We want to figure out how to implement a good transition for couple to couple plus children. Any advise to prepare? And keep our team/duo working smoothly?
  

 *I Love My RNY!*  
Lexa321
on 12/22/11 3:36 am - weston, FL
step children and bio children are a very different ball game... being a strong supportive couple will help...children will rock you to your core... a few times...
hockeybabe2u
on 12/22/11 4:04 am - Allegan, MI
Best advice I can give you is to not argue in front of the children or go against what the other parent is trying to say,teach or desipline the child because the kids will work that against you. Trust me, this isn't easy to do all the time, but for the most part my husband and I are on the same page....I just sometimes feel he gets on my kids from my previous marriage harder than he needs to. It's also hard on me because I can see both sides when my husband and older 2 kids don't see eye to eye....sometimes I feel in the middle! And like Lexa said, step children and bio children are quite different but it's important that the step-parent love the step-children like their own and do their best to treat them the same!

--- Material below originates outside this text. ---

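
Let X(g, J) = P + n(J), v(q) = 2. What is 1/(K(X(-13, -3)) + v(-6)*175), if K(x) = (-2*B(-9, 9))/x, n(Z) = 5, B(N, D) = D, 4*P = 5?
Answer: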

 Lilypie - (XOJP)Lilypie - (5Vrv)Lilypie - (DpEi)Lilypie - (qPOc)



 

victoria3
on 12/22/11 11:48 pm - Douglassville, PA
My husband and his Ex have joint custody of their 2 boys (5 & 3)- and sometimes we do talk all together to make sure we are all on the same page as far as to what is going on in each other lives/homes.  We do try to keep her rules the same as ours as her, so there is consistency (she does have them more time than we do).   I do fell that sometimes I am the wicked step-mother because I am harder on them than their dad is- he wants to be the "fun dad" but there is a time that he needs to be a parent and not a playmate.  There are times that I will talk (more in text) his Ex and let her know that something has happened either good or bad- and not necessarily will tell my DH about it- sometime women can understand each other better than Ex's can.